Tabela 11 - Participação no PAAE

O que fica evidente neste estudo e que pode ser comprovado pelos discursos acompanhados nas publicações do Grêmio Estudantil e do Coletivo Avante na internet é que há uma demanda pela universalização da alimentação e que nem todos os alunos que possuem o perfil socioeconômico que permite acesso ao PAAE são contemplados devido à alta demanda e aos orçamentos insuficientes.
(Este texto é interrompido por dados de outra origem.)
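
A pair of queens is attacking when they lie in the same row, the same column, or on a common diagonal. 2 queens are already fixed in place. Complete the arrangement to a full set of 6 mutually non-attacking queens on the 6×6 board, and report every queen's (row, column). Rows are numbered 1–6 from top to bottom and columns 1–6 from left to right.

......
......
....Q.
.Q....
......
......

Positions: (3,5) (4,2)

(1,4) (2,1) (3,5) (4,2) (5,6) (6,3)

Row 1: attacked by (3,5)→{3,5}; (4,2)→{2,5}. Safe: 1, 4, 6. Place at column 4.
Row 2: attacked by (1,4)→{3,4,5}; (3,5)→{4,5,6}; (4,2)→{2,4}. Safe: 1. Place at column 1.
Row 5: attacked by (1,4)→{4}; (2,1)→{1,4}; (3,5)→{3,5}; (4,2)→{1,2,3}. Safe: 6. Place at column 6.
Row 6: attacked by (1,4)→{4}; (2,1)→{1,5}; (3,5)→{2,5}; (4,2)→{2,4}; (5,6)→{5,6}. Safe: 3. Place at column 3.
Columns [4, 1, 5, 2, 6, 3], r−c [-3, 1, -2, 2, -1, 3], r+c [5, 3, 8, 6, 11, 9] are all distinct, so no two queens attack.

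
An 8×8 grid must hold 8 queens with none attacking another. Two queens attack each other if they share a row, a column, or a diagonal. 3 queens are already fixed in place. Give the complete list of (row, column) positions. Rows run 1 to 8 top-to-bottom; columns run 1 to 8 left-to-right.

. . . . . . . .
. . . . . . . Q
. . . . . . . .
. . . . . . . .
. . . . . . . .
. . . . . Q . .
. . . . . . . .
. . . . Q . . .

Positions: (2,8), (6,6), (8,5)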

Assim como no mundo do trabalho é bastante reduzida, também, a participação em grupos ou instituições extraescolares. Nesse sentido, 53,33% dos estudantes indicam não ter nenhuma outra atividade além da escola, 5,95% participam do Grêmio Estudantil, ou seja, atividade interna à escola, 4,76% do Grupo de Pesquisa de Robótica, todos alunos de um único curso, e 44,75% fazem parte de alguma atividade de fato fora da escola, qual seja, atividades esportivas, religiosas, culturais, tais como grupo de teatro e dança, trabalho voluntário e Movimentos Sociais, tais como Movimento Negro Feminista, indicado por uma estudante.

Ao que parece a vida dentro do Instituto ocupa fortemente o cotidiano desses estudantes, fenômeno que é relatado pelos mesmos em conselhos de classe e durante as aulas. De outro lado, demonstram pouca participação na política institucional, partidos políticos e outros tipos de lugares em que possam estar vivenciando a política para além dos corredores da escola.